I will vehemently disagree with being overmatched. I will credit the Russians with playing a good game yesterday, but they were not a superior team. They were better yesterday and deserved to win, but let's not forget that they scored one more goal when it counted. That's it. Canadians make up 5 of the top 10 scorers in the NHL, 10 or the top 20, and 15 of the top 30.

I don't think Canada was over-matched in this tournament. They were too deep. Quinn loves to roll four lines. That only works if you have guys used to playing on third adn fourth lines. When Rick Nash is getting sat because you have too many good players, that is not a good thing. It's a bad thing. Canada has too many guys who are used to being the go-to players and had difficulty getting into rhythms. I don't think it's a coincidence, then, that the best players on Canada were guys who played roles: Brad Richards, Joe Sakic, and especially Shane Doan (maybe even Kris Draper). Doan is not the most talented, but he was arguably their best player.

So, I put that game in one where the team that played better won, but not necessarily the better team. One early whistle; one dumb penalty; one poor decision on penalty killing, and a more confident Russian team. That sums up the game yesterday.

matthew said...

tammy. canada won women's gold. usa got bronze.

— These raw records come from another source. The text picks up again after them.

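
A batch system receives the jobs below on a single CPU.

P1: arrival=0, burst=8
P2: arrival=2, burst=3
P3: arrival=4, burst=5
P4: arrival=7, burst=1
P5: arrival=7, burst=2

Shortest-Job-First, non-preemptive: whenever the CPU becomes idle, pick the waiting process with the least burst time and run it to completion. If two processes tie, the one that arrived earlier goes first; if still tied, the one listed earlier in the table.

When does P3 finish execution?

19

Gantt: | P1 0-8 | P4 8-9 | P5 9-11 | P2 11-14 | P3 14-19 |
Completion: P1=8  P2=14  P3=19  P4=9  P5=11
Turnaround (C−A): P1=8  P2=12  P3=15  P4=2  P5=4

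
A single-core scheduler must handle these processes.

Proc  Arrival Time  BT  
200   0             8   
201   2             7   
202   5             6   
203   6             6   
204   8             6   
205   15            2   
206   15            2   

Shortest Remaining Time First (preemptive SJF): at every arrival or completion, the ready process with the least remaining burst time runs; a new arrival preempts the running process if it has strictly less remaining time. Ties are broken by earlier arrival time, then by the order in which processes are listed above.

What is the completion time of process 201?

37

Timeline: | 200 0-8 | 202 8-14 | 203 14-15 | 205 15-17 | 206 17-19 | 203 19-24 | 204 24-30 | 201 30-37 |
Completion: 200=8  201=37  202=14  203=24  204=30  205=17  206=19
Turnaround (C−A): 200=8  201=35  202=9  203=18  204=22  205=2  206=4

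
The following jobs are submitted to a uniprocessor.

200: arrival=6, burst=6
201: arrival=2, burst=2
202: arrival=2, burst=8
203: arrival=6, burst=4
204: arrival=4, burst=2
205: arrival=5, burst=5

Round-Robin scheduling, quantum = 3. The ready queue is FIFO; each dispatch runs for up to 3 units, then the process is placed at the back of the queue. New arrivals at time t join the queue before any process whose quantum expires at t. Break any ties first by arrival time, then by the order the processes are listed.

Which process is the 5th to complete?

203

Gantt: | idle 0-2 | 201 2-4 | 202 4-7 | 204 7-9 | 205 9-12 | 200 12-15 | 203 15-18 | 202 18-21 | 205 21-23 | 200 23-26 | 203 26-27 | 202 27-29 |
Completion: 200=26  201=4  202=29  203=27  204=9  205=23
Turnaround (C−A): 200=20  201=2  202=27  203=21  204=5  205=18
Finish order: 201 → 204 → 205 → 200 → 203 → 202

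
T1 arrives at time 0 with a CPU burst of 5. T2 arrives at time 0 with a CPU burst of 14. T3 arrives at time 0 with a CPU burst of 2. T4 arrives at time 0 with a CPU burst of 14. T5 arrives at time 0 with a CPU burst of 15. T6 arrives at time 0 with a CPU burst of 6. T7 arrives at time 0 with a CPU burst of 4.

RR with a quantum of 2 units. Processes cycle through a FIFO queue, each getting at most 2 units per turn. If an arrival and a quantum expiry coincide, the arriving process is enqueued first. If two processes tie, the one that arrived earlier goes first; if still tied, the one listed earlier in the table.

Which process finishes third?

T1

Schedule: | T1 0-2 | T2 2-4 | T3 4-6 | T4 6-8 | T5 8-10 | T6 10-12 | T7 12-14 | T1 14-16 | T2 16-18 | T4 18-20 | T5 20-22 | T6 22-24 | T7 24-26 | T1 26-27 | T2 27-29 | T4 29-31 | T5 31-33 | T6 33-35 | T2 35-37 | T4 37-39 | T5 39-41 | T2 41-43 | T4 43-45 | T5 45-47 | T2 47-49 | T4 49-51 | T5 51-53 | T2 53-55 | T4 55-57 | T5 57-60 |
Completion: T1=27  T2=55  T3=6  T4=57  T5=60  T6=35  T7=26
Finish order: T3 → T7 → T1 → T6 → T2 → T4 → T5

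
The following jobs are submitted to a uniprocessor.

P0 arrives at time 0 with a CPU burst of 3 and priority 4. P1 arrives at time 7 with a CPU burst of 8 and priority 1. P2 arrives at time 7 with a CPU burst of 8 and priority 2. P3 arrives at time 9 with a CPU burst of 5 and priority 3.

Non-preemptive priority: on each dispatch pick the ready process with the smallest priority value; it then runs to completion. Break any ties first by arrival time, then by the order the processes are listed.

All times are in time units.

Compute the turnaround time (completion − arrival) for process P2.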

ap. i agree that over-confidence was a USA issue. canada seemed to suffer from the 'play not to lose' syndrome.

Official rosters were turned in late Fall. Staal was leading the NHL in scoring that day if I remember right, but was only placed on the taxi squad.

Losing Niedermayer was prolly the worst possible injury canada could have experienced.

I'll agree canada has better depth, but I think i'd take Ilya K and Alex Ovechkin over ANY canadian.

Interesting take on the 2nd tier players being the best performers. You may be right. I think it's more a character thing though than simply a matter of not being able to get into a rythym. You've gotta have a mindset to make the most of every minute you get out there, and i just didn't see that.

Aaron Perry said...

thanks for the correction on the roster timing.

you'd really take Kovalchuk over Thornton? you'd really take Ovechkin over Crosby?

I think Ovechkin could be the best player in the NHL in a few years. But Crosby could be too.

The issue of character and rhythm is intimately connected. Character on the ice comes from playing the role you are given. That team was simply talent laden...and that was it. That's not an excuse; just a prognosis--and it could be a coach issue; just don't know. So, when I say no rhythm, I am close to agreeing with lack of character.